The lectionary readings for Holy Communion today are Jeremiah 17:5-10 and Luke 16:19-31.

‘Thus says the LORD: Cursed are those who trust in mere mortals and make mere flesh their strength, whose hearts turn away from the LORD. They shall be like a shrub in the desert, and shall not see when relief comes. They shall live in the parched places of the wilderness, in an uninhabited salt land.
‘Blessed are those whose trust is in the LORD, whose trust is the LORD. They shall be like a tree planted by water, sending out its roots by the stream. It shall not fear when heat comes, and its leaves shall stay green; in the year of drought it is not anxious, and it does not cease to bear fruit.’

Jeremiah’s meditation on Psalm 1 seems naïve—and all the more so given that Jeremiah himself will later be imprisoned and even thrown into a cistern by the powerful men he spoke against (see chapters 37 and 38). But he has in mind the imminent exile, in which the elite of Jerusalem would be carried off into a far land as a consequence of their collective refusal to return to the LORD. The righteous and unrighteous alike would be swept away into exile; but there, those whose trust was in the LORD would flourish—the likes of Daniel, and his three friends, and Esther—while those whose hearts turned away from the LORD would whither.

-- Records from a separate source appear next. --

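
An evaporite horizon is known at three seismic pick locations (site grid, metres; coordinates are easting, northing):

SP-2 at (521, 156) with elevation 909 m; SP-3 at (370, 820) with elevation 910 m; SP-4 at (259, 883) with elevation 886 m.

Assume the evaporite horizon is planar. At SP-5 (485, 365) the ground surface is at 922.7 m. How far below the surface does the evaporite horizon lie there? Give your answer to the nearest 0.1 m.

Let the plane be z = a·easting + b·northing + c.
SP-3−SP-2: −151a + 664b = 1;  SP-4−SP-2: −262a + 727b = −23.
Solving gives a = 0.24924, b = 0.05819.
Then c = 909 − a·521 − b·156 = 770.07.
At (485, 365): z_contact = 120.88 + 21.24 + 770.07 = 912.19 m.
Depth below ground = 922.7 − 912.19 = 10.5 m.

10.5 m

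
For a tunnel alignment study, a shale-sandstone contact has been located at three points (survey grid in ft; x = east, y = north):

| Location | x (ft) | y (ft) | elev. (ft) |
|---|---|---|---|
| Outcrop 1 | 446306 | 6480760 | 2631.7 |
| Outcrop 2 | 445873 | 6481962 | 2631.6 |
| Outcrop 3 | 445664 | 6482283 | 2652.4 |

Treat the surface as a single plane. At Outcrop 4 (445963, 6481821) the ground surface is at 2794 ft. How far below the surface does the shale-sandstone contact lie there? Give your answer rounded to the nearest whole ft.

Two edge vectors: Outcrop 1→Outcrop 2 = (-433, 1202, -0.1), Outcrop 1→Outcrop 3 = (-642, 1523, 20.7).
Normal n = (Outcrop 1→Outcrop 2) × (Outcrop 1→Outcrop 3) = (25033.7, 9027.3, 112225).
So ∂z/∂x = −n_x/n_z = −0.22306705 and ∂z/∂y = −n_y/n_z = −0.08043930.
Intercept c from Outcrop 1: 2631.7 + 99556.16 + 521307.77 = 623495.64.
At (445963, 6481821): z_contact = −99479.7 − 521393.1 + 623495.64 = 2622.9 ft.
Depth below ground = 2794 − 2622.9 = 171 ft.

171 ft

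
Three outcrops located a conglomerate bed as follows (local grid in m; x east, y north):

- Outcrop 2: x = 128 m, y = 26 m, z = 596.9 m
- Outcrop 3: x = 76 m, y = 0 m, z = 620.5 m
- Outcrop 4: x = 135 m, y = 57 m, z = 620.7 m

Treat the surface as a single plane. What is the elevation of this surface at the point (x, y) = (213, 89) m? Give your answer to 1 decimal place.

Two edge vectors: Outcrop 2→Outcrop 3 = (-52, -26, 23.6), Outcrop 2→Outcrop 4 = (7, 31, 23.8).
Normal n = (Outcrop 2→Outcrop 3) × (Outcrop 2→Outcrop 4) = (-1350.4, 1402.8, -1430).
So ∂z/∂x = −n_x/n_z = −0.94434 and ∂z/∂y = −n_y/n_z = 0.98098.
Intercept c from Outcrop 2: 596.9 + 120.87 − 25.51 = 692.27.
At (213, 89): z = −201.1 + 87.3 + 692.27 = 578.4 m.

578.4 m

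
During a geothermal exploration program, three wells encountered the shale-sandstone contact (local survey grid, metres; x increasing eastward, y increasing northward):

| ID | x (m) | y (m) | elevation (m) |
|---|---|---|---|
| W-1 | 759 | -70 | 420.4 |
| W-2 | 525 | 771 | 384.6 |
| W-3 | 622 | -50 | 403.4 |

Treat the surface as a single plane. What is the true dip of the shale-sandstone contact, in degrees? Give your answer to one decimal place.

Two edge vectors: W-1→W-2 = (-234, 841, -35.8), W-1→W-3 = (-137, 20, -17).
Normal n = (W-1→W-2) × (W-1→W-3) = (-13581, 926.6, 110537).
So ∂z/∂x = −n_x/n_z = 0.12286 and ∂z/∂y = −n_y/n_z = −0.00838.
Gradient magnitude |∇z| = √(a² + b²) = √(0.01510 + 0.00007) = 0.12315.
True dip = arctan(0.12315) = 7.0°, dipping toward W (azimuth ≈ 274°).

7.0°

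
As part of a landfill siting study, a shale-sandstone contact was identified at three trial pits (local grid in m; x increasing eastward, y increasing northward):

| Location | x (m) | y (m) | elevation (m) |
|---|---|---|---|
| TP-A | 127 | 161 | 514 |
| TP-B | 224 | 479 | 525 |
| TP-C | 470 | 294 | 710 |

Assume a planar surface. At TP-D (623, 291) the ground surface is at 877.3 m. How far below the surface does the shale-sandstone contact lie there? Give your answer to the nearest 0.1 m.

70.0 m

Two edge vectors: TP-A→TP-B = (97, 318, 11), TP-A→TP-C = (343, 133, 196).
Normal n = (TP-A→TP-B) × (TP-A→TP-C) = (60865, -15239, -96173).
So ∂z/∂x = −n_x/n_z = 0.63287 and ∂z/∂y = −n_y/n_z = −0.15845.
Intercept c from TP-A: 514 − 80.37 + 25.51 = 459.14.
At (623, 291): z_contact = 394.28 − 46.11 + 459.14 = 807.30 m.
Depth below ground = 877.3 − 807.30 = 70.0 m.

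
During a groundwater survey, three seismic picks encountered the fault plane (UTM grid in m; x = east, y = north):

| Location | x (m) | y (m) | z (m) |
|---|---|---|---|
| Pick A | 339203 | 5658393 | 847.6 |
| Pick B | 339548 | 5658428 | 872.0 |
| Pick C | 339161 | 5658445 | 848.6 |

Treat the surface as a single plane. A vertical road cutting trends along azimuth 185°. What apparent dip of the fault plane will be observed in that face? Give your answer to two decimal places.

Two edge vectors: Pick A→Pick B = (345, 35, 24.4), Pick A→Pick C = (-42, 52, 1).
Normal n = (Pick A→Pick B) × (Pick A→Pick C) = (-1233.8, -1369.8, 19410).
So ∂z/∂x = −n_x/n_z = 0.06357 and ∂z/∂y = −n_y/n_z = 0.07057.
Unit vector along 185° is (sin 185°, cos 185°) = (-0.0872, -0.9962).
Slope in that direction = a·(-0.0872) + b·(-0.9962) = −0.07584.
Apparent dip = arctan|0.07584| = 4.34° (true dip is 5.4°, so apparent ≤ true as expected).

4.34°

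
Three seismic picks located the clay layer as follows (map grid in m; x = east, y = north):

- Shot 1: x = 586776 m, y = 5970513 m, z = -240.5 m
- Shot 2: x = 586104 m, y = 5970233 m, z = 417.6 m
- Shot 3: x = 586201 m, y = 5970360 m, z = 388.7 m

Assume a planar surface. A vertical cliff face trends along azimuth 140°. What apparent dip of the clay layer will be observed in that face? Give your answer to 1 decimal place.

54.8°

Two edge vectors: Shot 1→Shot 2 = (-672, -280, 658.1), Shot 1→Shot 3 = (-575, -153, 629.2).
Normal n = (Shot 1→Shot 2) × (Shot 1→Shot 3) = (-75486.7, 44414.9, -58184).
So ∂z/∂x = −n_x/n_z = −1.29738 and ∂z/∂y = −n_y/n_z = 0.76335.
Unit vector along 140° is (sin 140°, cos 140°) = (0.6428, -0.7660).
Slope in that direction = a·(0.6428) + b·(-0.7660) = −1.41870.
Apparent dip = arctan|1.41870| = 54.8° (true dip is 56.4°, so apparent ≤ true as expected).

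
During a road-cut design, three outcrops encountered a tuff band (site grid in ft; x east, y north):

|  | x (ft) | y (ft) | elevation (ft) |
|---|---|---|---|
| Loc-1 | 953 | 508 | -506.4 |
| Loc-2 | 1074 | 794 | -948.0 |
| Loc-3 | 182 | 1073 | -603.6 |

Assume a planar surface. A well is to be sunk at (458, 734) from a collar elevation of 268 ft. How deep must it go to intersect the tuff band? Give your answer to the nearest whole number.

670 ft

Two edge vectors: Loc-1→Loc-2 = (121, 286, -441.6), Loc-1→Loc-3 = (-771, 565, -97.2).
Normal n = (Loc-1→Loc-2) × (Loc-1→Loc-3) = (221704.8, 352234.8, 288871).
So ∂z/∂x = −n_x/n_z = −0.76749 and ∂z/∂y = −n_y/n_z = −1.21935.
Intercept c from Loc-1: -506.4 + 731.42 + 619.43 = 844.45.
At (458, 734): z_contact = −351.5 − 895.0 + 844.45 = -402.1 ft.
Depth below ground = 268 − (-402.1) = 670 ft.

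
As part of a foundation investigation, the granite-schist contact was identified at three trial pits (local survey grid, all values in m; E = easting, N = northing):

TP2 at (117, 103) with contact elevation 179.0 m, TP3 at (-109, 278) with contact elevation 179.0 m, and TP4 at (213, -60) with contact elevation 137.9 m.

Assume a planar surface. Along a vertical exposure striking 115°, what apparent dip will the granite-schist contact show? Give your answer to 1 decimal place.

7.4°

Let the plane be z = a·E + b·N + c.
TP3−TP2: −226a + 175b = 0;  TP4−TP2: 96a − 163b = −41.1.
Solving gives a = 0.35894, b = 0.46355.
Unit vector along 115° is (sin 115°, cos 115°) = (0.9063, -0.4226).
Slope in that direction = a·(0.9063) + b·(-0.4226) = 0.12941.
Apparent dip = arctan|0.12941| = 7.4° (true dip is 30.4°, so apparent ≤ true as expected).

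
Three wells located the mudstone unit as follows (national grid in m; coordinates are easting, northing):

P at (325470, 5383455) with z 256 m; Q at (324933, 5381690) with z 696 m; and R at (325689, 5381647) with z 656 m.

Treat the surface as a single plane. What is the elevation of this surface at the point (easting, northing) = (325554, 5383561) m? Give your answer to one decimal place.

226.2 m

Two edge vectors: P→Q = (-537, -1765, 440), P→R = (219, -1808, 400).
Normal n = (P→Q) × (P→R) = (89520, 311160, 1357431).
So ∂z/∂easting = −n_x/n_z = −0.065948103 and ∂z/∂northing = −n_y/n_z = −0.229227121.
Intercept c from P: 256 + 21464.13 + 1234033.89 = 1255754.02.
At (325554, 5383561): z = −21469.7 − 1234058.2 + 1255754.02 = 226.2 m.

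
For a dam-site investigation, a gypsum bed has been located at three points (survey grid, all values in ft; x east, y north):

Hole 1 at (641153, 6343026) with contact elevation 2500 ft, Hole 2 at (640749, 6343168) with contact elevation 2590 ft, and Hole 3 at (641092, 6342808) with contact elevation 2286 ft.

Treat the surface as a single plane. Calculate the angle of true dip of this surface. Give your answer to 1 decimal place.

Let the plane be z = a·x + b·y + c.
Hole 2−Hole 1: −404a + 142b = 90;  Hole 3−Hole 1: −61a − 218b = −214.
Solving gives a = 0.11132, b = 0.95050.
Gradient magnitude |∇z| = √(a² + b²) = √(0.01239 + 0.90346) = 0.95700.
True dip = arctan(0.95700) = 43.7°, dipping toward S (azimuth ≈ 187°).

43.7°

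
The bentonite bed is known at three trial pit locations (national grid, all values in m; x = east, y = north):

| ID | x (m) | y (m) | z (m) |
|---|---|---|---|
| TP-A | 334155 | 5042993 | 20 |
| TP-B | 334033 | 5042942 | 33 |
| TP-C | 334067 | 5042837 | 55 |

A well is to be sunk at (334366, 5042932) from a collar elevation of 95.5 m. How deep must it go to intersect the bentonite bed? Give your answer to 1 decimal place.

Let the plane be z = a·x + b·y + c.
TP-B−TP-A: −122a − 51b = 13;  TP-C−TP-A: −88a − 156b = 35.
Solving gives a = −0.016707921, b = −0.214933993.
Then c = 20 − a·334155 − b·5042993 = 1089513.66.
At (334366, 5042932): z_contact = −5586.56 − 1083897.51 + 1089513.66 = 29.59 m.
Depth below ground = 95.5 − 29.59 = 65.9 m.

65.9 m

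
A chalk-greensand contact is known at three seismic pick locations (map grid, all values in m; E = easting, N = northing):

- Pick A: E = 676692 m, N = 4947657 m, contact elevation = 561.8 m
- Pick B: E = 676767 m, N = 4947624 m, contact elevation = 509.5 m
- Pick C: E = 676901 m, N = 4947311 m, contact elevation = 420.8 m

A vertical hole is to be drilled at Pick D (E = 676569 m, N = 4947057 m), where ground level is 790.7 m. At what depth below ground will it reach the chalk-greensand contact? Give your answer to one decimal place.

Let the plane be z = a·E + b·N + c.
Pick B−Pick A: 75a − 33b = −52.3;  Pick C−Pick A: 209a − 346b = −141.
Solving gives a = −0.705547683, b = −0.018668976.
Then c = 561.8 − a·676692 − b·4947657 = 570367.96.
At (676569, 4947057): z_contact = −477351.69 − 92356.49 + 570367.96 = 659.78 m.
Depth below ground = 790.7 − 659.78 = 130.9 m.

130.9 m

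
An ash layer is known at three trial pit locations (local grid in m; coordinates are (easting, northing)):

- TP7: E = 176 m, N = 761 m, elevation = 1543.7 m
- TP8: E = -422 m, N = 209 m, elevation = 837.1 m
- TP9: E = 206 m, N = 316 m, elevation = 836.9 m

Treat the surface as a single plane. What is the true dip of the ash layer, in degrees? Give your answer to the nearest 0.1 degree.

Two edge vectors: TP7→TP8 = (-598, -552, -706.6), TP7→TP9 = (30, -445, -706.8).
Normal n = (TP7→TP8) × (TP7→TP9) = (75716.6, -443864.4, 282670).
So ∂z/∂E = −n_x/n_z = −0.26786 and ∂z/∂N = −n_y/n_z = 1.57026.
Gradient magnitude |∇z| = √(a² + b²) = √(0.07175 + 2.46571) = 1.59294.
True dip = arctan(1.59294) = 57.9°, dipping toward S (azimuth ≈ 170°).

57.9°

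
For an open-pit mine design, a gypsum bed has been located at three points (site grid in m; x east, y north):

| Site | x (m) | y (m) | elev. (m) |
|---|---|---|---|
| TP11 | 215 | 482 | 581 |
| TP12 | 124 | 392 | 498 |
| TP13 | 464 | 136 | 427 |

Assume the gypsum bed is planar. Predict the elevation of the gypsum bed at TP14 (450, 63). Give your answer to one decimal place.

376.2 m

Let the plane be z = a·x + b·y + c.
TP12−TP11: −91a − 90b = −83;  TP13−TP11: 249a − 346b = −154.
Solving gives a = 0.27568, b = 0.64348.
Then c = 581 − a·215 − b·482 = 211.57.
At (450, 63): z = 124.1 + 40.5 + 211.57 = 376.2 m.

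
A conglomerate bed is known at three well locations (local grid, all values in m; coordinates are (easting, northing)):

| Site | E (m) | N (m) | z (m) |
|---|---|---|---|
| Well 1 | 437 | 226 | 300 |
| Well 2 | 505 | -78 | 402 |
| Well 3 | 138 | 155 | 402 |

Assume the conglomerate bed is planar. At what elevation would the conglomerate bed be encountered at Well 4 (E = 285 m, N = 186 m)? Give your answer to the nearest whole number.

Let the plane be z = a·E + b·N + c.
Well 2−Well 1: 68a − 304b = 102;  Well 3−Well 1: −299a − 71b = 102.
Solving gives a = −0.24828, b = −0.39106.
Then c = 300 − a·437 − b·226 = 496.88.
At (285, 186): z = −70.8 − 72.7 + 496.88 = 353.4 m.

353 m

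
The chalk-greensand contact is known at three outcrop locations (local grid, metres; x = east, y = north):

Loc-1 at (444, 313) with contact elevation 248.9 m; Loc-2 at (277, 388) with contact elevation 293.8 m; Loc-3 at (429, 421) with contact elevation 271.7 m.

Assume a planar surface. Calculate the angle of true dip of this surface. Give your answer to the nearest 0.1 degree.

Let the plane be z = a·x + b·y + c.
Loc-2−Loc-1: −167a + 75b = 44.9;  Loc-3−Loc-1: −15a + 108b = 22.8.
Solving gives a = −0.18563, b = 0.18533.
Gradient magnitude |∇z| = √(a² + b²) = √(0.03446 + 0.03435) = 0.26231.
True dip = arctan(0.26231) = 14.7°, dipping toward SE (azimuth ≈ 135°).

14.7°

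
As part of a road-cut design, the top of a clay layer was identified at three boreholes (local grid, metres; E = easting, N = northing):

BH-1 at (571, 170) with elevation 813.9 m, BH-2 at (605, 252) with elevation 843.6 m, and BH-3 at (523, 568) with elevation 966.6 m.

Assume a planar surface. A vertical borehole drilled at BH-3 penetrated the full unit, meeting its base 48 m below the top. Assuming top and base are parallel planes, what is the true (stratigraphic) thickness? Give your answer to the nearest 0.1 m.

44.9 m

Let the plane be z = a·E + b·N + c.
BH-2−BH-1: 34a + 82b = 29.7;  BH-3−BH-1: −48a + 398b = 152.7.
Solving gives a = −0.04012, b = 0.37883.
|∇z| = √(a²+b²) = 0.38095, so dip δ = arctan(0.38095) = 20.85°.
True thickness = vertical thickness × cos δ = 48 × cos 20.85° = 44.9 m.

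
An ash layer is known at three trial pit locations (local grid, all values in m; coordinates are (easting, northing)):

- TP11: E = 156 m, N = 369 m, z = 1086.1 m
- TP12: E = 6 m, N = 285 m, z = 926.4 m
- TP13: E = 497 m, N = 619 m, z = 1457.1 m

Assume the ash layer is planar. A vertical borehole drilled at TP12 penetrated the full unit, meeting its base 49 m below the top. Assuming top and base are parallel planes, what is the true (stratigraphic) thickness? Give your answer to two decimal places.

34.68 m

Two edge vectors: TP11→TP12 = (-150, -84, -159.7), TP11→TP13 = (341, 250, 371).
Normal n = (TP11→TP12) × (TP11→TP13) = (8761, 1192.3, -8856).
So ∂z/∂E = −n_x/n_z = 0.98927 and ∂z/∂N = −n_y/n_z = 0.13463.
|∇z| = √(a²+b²) = 0.99839, so dip δ = arctan(0.99839) = 44.95°.
True thickness = vertical thickness × cos δ = 49 × cos 44.95° = 34.68 m.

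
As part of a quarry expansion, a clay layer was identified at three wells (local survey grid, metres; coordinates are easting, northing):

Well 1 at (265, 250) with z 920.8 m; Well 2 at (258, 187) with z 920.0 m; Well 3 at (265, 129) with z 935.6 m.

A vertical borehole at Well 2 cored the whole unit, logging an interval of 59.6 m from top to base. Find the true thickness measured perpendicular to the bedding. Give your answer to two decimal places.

37.76 m

Two edge vectors: Well 1→Well 2 = (-7, -63, -0.8), Well 1→Well 3 = (0, -121, 14.8).
Normal n = (Well 1→Well 2) × (Well 1→Well 3) = (-1029.2, 103.6, 847).
So ∂z/∂easting = −n_x/n_z = 1.21511 and ∂z/∂northing = −n_y/n_z = −0.12231.
|∇z| = √(a²+b²) = 1.22125, so dip δ = arctan(1.22125) = 50.69°.
True thickness = vertical thickness × cos δ = 59.6 × cos 50.69° = 37.76 m.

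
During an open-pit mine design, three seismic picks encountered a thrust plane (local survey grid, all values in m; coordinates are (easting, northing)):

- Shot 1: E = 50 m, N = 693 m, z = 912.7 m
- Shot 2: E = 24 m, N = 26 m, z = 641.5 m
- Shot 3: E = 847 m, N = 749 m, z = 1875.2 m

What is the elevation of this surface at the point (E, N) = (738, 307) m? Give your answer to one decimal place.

1587.0 m

Two edge vectors: Shot 1→Shot 2 = (-26, -667, -271.2), Shot 1→Shot 3 = (797, 56, 962.5).
Normal n = (Shot 1→Shot 2) × (Shot 1→Shot 3) = (-626800.3, -191121.4, 530143).
So ∂z/∂E = −n_x/n_z = 1.18232 and ∂z/∂N = −n_y/n_z = 0.36051.
Intercept c from Shot 1: 912.7 − 59.12 − 249.83 = 603.75.
At (738, 307): z = 872.6 + 110.7 + 603.75 = 1587.0 m.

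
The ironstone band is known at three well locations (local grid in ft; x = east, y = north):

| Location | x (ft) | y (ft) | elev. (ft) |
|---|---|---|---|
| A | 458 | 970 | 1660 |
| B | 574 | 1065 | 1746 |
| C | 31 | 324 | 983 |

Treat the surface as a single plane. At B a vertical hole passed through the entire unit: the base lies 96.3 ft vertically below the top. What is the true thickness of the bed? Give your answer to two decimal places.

60.37 ft

Let the plane be z = a·x + b·y + c.
B−A: 116a + 95b = 86;  C−A: −427a − 646b = −677.
Solving gives a = −0.25484, b = 1.21643.
|∇z| = √(a²+b²) = 1.24284, so dip δ = arctan(1.24284) = 51.18°.
True thickness = vertical thickness × cos δ = 96.3 × cos 51.18° = 60.37 ft.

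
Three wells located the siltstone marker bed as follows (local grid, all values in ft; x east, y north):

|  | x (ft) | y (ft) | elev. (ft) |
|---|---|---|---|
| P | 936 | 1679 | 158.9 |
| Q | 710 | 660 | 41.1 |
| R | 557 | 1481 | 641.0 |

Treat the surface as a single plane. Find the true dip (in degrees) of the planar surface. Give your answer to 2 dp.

57.55°

Let the plane be z = a·x + b·y + c.
Q−P: −226a − 1019b = −117.8;  R−P: −379a − 198b = 482.1.
Solving gives a = −1.50704, b = 0.44984.
Gradient magnitude |∇z| = √(a² + b²) = √(2.27118 + 0.20236) = 1.57275.
True dip = arctan(1.57275) = 57.55°, dipping toward ESE (azimuth ≈ 107°).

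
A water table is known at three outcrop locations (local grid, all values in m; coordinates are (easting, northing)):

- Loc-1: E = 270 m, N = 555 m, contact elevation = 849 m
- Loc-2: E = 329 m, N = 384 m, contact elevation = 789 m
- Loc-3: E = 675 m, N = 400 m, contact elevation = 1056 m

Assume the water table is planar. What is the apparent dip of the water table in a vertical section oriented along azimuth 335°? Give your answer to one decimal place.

Two edge vectors: Loc-1→Loc-2 = (59, -171, -60), Loc-1→Loc-3 = (405, -155, 207).
Normal n = (Loc-1→Loc-2) × (Loc-1→Loc-3) = (-44697, -36513, 60110).
So ∂z/∂E = −n_x/n_z = 0.74359 and ∂z/∂N = −n_y/n_z = 0.60744.
Unit vector along 335° is (sin 335°, cos 335°) = (-0.4226, 0.9063).
Slope in that direction = a·(-0.4226) + b·(0.9063) = 0.23627.
Apparent dip = arctan|0.23627| = 13.3° (true dip is 43.8°, so apparent ≤ true as expected).

13.3°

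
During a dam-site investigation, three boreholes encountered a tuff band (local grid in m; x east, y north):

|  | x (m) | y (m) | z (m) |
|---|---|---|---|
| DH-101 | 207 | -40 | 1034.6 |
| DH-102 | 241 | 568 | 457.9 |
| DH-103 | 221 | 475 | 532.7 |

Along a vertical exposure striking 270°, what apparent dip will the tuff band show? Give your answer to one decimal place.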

Jesus told a parable—a provocative story—about two men, one rich and the other poor, one powerful and the other possessing less agency. The story starts in the world as we know it, and continues beyond death.

Death is the ultimate exile, being carried away from the land of the living. And all are carried away into exile, regardless of how they have lived. But the experience of the two men, both carried away, diverges: the one who had trusted in mere mortals and made mere flesh his strength experienced a parched wilderness wherein there was no relief to be found; the one whose trust was in the LORD experienced reviving, the absence of fear and anxiety.

Death is the ultimate exile. And like the Babylonian exile, exile is not the final destination. The Book of Daniel, itself set within the experience of exile, points to the resurrection of the dead, a physical resurrection within this world: the righteous raised to honour, and the unrighteous raised to shame.

Death is the ultimate exile, not the ultimate destination or state, reality, or end of the story. And the testimony of Jeremiah, of Jesus, of scripture, is that those who trust in the LORD do not need to fear exile, for even there they will be sustained.

But this trusting, and the kind of action that flows out from it—and, indeed, turning away from the LORD, and the kind of actions that flow out of trusting in our own strength and resources—starts here and now, grounded, as indeed the whole story is grounded, in this life in this world, so loved by God.